Pea soup with Truffled goats curd
Posted On: 5th Jul 2015
- 2 x 500g bags frozen peas
- 100g butter
- 4 shallots
- 750ml vegetable stock
- 1tsp sugar
- 250g fresh goats curd
- 1/2tsp white truffle oil (Urbani is good)
- sea salt and pepper (to taste)
This is a wonderfully quick, luxurious, bright green soup. It feels really fresh and looks pretty with the flowers, but also packs a lot of flavour in too.
Borage flowers remind me of my childhood, they used to grow in my Grandfather’s garden in Cheshire and he would decorate soups with them. I used to think I was the Fairy Princess, collecting edible flowers, baby wild strawberries and warm sun soaked tomatoes for our lunches. Using flowers in cooking has been part of my life for a long time and I still love it.

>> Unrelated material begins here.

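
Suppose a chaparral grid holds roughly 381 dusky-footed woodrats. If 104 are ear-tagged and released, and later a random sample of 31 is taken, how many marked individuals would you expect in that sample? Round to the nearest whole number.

The marked fraction of the population is 104/381, so in a sample of 31 expect C·(M/N) marked.
E[R] = 104 × 31 / 381 = 3224 / 381 ≈ 8.46 → 8

expected recaptures ≈ 8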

Gently fry the shallots in the butter for 5-10 minutes, being careful to not colour. Add the water and bring to the boil. Then add the peas, bring to the boil again and take off the heat, drain the peas (but reserve the liquid!) and blitz until extremely fine. Then add cooking water back gradually until desired thickness. Then mix the goats curd, truffle and oil up together in a bowl. Then pour the soup into a serving bowl, add a few dollops of the goats curd, drizzle of more truffle oil and some borage flowers, then serve.